A Little Spring Cleaning for Your Resume

Posted by Kelly Nichols on May 5, 2016 4:02 PM

I have been in the recruiting field for 10 years now. Technical resumes break all the traditional rules of resume writing. The reason being is because technology changes so much and the rules surrounding IT departments are constantly evolving. Here are a few tips to freshen up your resume.

Resume length should be based on years, not pages. The biggest misnomer when writing resumes is that it should only be one page long. It is impossible for an IT professional that has worked in the industry for more than a few years to keep their resume to one page. Instead, resumes should focus on years instead of pages. Your resume should focus only on the last 10 years of your career. If you were coding in COBOL back in the 1970’s and your resume is 10 pages long you have overwhelmed the reader, your resume should be no longer than 3 pages.

Make your resume project specific. You should have different resumes based on the particular jobs you are searching for. If you are a C# developer, you should only focus on C# projects. Don’t list the Perl projects for example. When you apply to particular job openings print out the job description and list on your resume similar projects that you have worked on that the employer is looking for.

Don’t forget the basics. After your name, address, and contact information list the software packages with versions you have worked on in the last 10 years, ERP’s, platforms, etc. List the different Industries you have worked with, transportation, grocery, retail and list the common maps you have built, 850, 856, 810, 201, 201, etc. This gives the manager a snapshot of your experience. Now they want to use that as a reference and go see where you actually did this work. This is very important. If you list something in your technical summary you must list it in your experience section.

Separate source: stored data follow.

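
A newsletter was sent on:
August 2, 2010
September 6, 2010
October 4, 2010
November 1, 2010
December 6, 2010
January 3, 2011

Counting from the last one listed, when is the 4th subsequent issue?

May 2, 2011

These are Mondays at 28- or 35-day spacing (35, 28, 28, 35, 28).
The pattern: 1st Monday of the month.
February 2011 — 1st Monday is February 7, 2011.
March 2011 — 1st Monday is March 7, 2011.
1st Monday of April 2011: April 4, 2011.
1st Monday of May 2011: May 2, 2011.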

Experience. List thResumee end client and the dates and years you worked there. You wouldn’t believe how many resumes I see that just list their consulting firm and/or their personal LLC. and just list another summary of experience. This brings up a great question you might have. I have consultants that work on multiple projects at a time and can’t list everything because it would make the resume too long. Simple, have a full resume that you can pull from to customize it for the role you are applying for. If you want to work on Sterling File Gateway it doesn’t make sense to list all of your Gentran Server experience.

After you list the client put down a couple of sentences about the client themselves. For example, Grocery Chain Fortune 100 with 10,000 employees in the US grossing $10 Billion a year. Then list the projects that you worked on with that client and keep to what your accomplishments were for the client only. Stay away from the language you worked on a team that accomplished this. If you are a mapper list the transactions you mapped and how many.

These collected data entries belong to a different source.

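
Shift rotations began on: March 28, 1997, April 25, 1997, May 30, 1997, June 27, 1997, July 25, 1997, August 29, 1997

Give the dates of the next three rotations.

September 26, 1997; October 31, 1997; November 28, 1997

Every date is a Friday; gaps 28, 35, 28, 28, 35 days.
Each is the last Friday of its month (at least one falls on the 29th or later, ruling out '4th Friday').
September 1997 ends with Friday September 26, 1997.
Last Friday of October 1997: October 31, 1997.
November 1997 ends with Friday November 28, 1997.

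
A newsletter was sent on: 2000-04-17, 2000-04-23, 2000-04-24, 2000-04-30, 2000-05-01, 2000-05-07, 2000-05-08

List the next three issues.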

Lastly, list the software with versions, ERP’s, communication, X12. Just describe the environment you worked in just on the EDI side.

Use Keywords. Hiring managers are getting multiple resumes from multiple sources. I have found that Human Resources and Managers alike look for keywords on your resume and the more they see it the better they feel about your technical experience. It is similar to Google’s Analytics where your webpages are rated higher and show up on the first page of a search because you have listed that keyword multiple times on your page.

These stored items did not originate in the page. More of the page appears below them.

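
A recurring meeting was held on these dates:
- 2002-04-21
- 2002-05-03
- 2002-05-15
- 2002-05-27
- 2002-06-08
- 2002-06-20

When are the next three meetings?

2002-07-02, 2002-07-14, 2002-07-26

Gaps between consecutive events: 12, 12, 12, 12, 12 days — a constant 12-day interval.
2002-06-20 + 12 days = 2002-07-02.
2002-07-02 + 12 days = 2002-07-14.
2002-07-14 + 12 days = 2002-07-26.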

Education. Lastly, list your highest level of Education that you completed. You do not need to list any volunteer work, hobbies, etc. You also don’t need to put your picture or format your resume in anyway. Remember, you are looking for an opportunity in EDI not a graphic design position. Keep your resume simple and to the point. Your resume should be a snapshot of your experience.

With these simple changes, you should improve the results you will get from the job boards, recruiters, and your clients.